Published on July 30th, 2009 in: Comedy, Issues, New Old Stock |

By Matt Keeley

“Erzatz Brothers Coffee – The REAL One! Look for the can on the plain brown can.”

The Firesign Theatre members refer to themselves as a “theatre of the mind,” and their bizarre pastiche of pop culture references is probably not for everyone. Now while I’m not the biggest Firesign Theatre fan, I do dig their stuff. Some of the drug humor is a little easy (and honestly, drug humor’s a bit of an uphill battle with me, anyway), but it’s a small part of the records, providing an easy handle to get people to listen. Everything else they do is so complex, it’d be a tragedy to write them off just because they like to mention weed occasionally. The great thing about Firesign Theatre is how their records couldn’t be made in any other medium, in particular my favorite: Don’t Crush That Dwarf, Hand Me The Pliers.

firesign theatre don’t crush

The Firesigns draw on their background doing live radio to make their albums an immersive experience, and of these, Dwarf is probably the best. Like the others, Dwarf is a contained narrative—though the perspective shifts that make it incredibly interesting to the ear are much more pronounced than in their other albums. If you’re not paying attention, you might get the more obvious jokes, but you’ll be lost in the story. Hell, even if you are paying attention, you’ll be lost in the story. But that’s part of the idea.

Right from the beginning, it’s clear that this album isn’t going to be a normal comedy troupe album, and here’s where Firesign’s talent in subtle, clever world-building shows up. First, there is George Leroy Tirebiter, a man named after a dog, who lives in Sector R. Apparently it’s after curfew.

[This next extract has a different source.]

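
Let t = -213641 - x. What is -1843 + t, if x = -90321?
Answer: -125163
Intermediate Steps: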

Not a big deal is made of this—it’s more-or-less a throwaway line, like the entertainment news show hosts doing celebrity birthdays:

“‘And who was born today?”
“Nobody, Hugh.”
“I meant in history, before they changed the water.”

This line really illustrates the world the album takes place in and it’s a hint that it is a pretty nightmarish world, after all. . . even more so than the fictional worlds the other Firesign recordings create and inhabit.

George is a college student (at this point, anyway; the Firesigns also like to bend time and space) who happens to not only be watching late-night TV. . . but also to BE on just about all of the programs (“I’ve been up all night, watching myself on the teevee!”).

He’s on a game show (a This Is Your Life program), an advertisement for his campaign for office (or, perhaps, his own father’s campaign for dog killer), and two different old movies where he’s a character: one where he’s a soldier in a war movie and another where he’s an all-American high school student named “Porgie Tirebiter,” played by Dave Casman (which amusingly enough, is Tirebiter’s stage name).